The Commonwealth of Independent States (CIS) is ready to strengthen partnership with the Shanghai Cooperation Organization (SCO), said Chairman of the CIS Executive Committee Sergei Lebedev.
Lebedev made the remarks in an interview with Xinhua before traveling to Qingdao, China's eastern Shandong Province, to participate in an SCO summit scheduled for June 9 and 10.
In his view, the coming SCO summit will "undoubtedly" become one of the most important political events not only for Eurasia but also for the whole world.
"I think that this event is intended again to emphasize the role of the SCO as one of the main pillars of the emerging multipolar world," Lebedev said.
Cooperation between the CIS and the SCO is based on the memorandum of understanding signed on April 12, 2005 between the SCO Secretariat and the CIS Executive Committee, he said.
"In my opinion, there are great opportunities for further building up practical ties between the two organizations. The most relevant area is security, countering modern challenges and threats," he said.
Lebedev said it is also important to ensure coordination of the SCO and CIS activities in the implementation of mutually beneficial projects and the development of trade ties.
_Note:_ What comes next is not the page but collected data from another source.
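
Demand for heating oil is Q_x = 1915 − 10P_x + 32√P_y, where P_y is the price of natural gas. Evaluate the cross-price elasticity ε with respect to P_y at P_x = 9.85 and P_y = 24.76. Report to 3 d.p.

At P_x = 9.85 and P_y = 24.76: Q_x = 1975.730.
∂Q_x/∂P_y = 32/(2√P_y) = 32/(2√24.76) = 3.2155.
ε = (∂Q_x/∂P_y)(P_y/Q_x) = 3.2155 × (24.76/1975.730) ≈ 0.040.
ε > 0: substitutes.

0.040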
"In the last few years, a great potential for cooperation has been found in the rapidly developing areas, such as e-commerce and trade in services. There are big opportunities in the humanitarian sphere as well," he said.
The CIS-SCO cooperation should be carried out on the basis of bright and clear principles: mutual trust and equality, open discussion of any problems, and consideration of each other's interests, he said.
"The overall strategic goal is to ensure stability and security, promote sustainable social and economic development while preserving the national and cultural identity of each of the participating countries," he said.
The CIS was founded in 1991 as a regional association of former Soviet republics. Its members comprise of Armenia, Azerbaijan, Belarus, Kazakhstan, Kyrgyzstan, Moldova, Russia, Tajikistan and Uzbekistan.
Established in 2001, the SCO has eight full members, namely China, Kazakhstan, Kyrgyzstan, Russia, Tajikistan, Uzbekistan, India and Pakistan.
"An important achievement of the SCO is the extension of cooperation from the security sphere, which was at the first stage, to politics and diplomacy, trade, transport, cultural and humanitarian sphere," Lebedev said.
He praised China's contribution, saying that its growing influence in the global arena has a positive impact on the world economy and politics.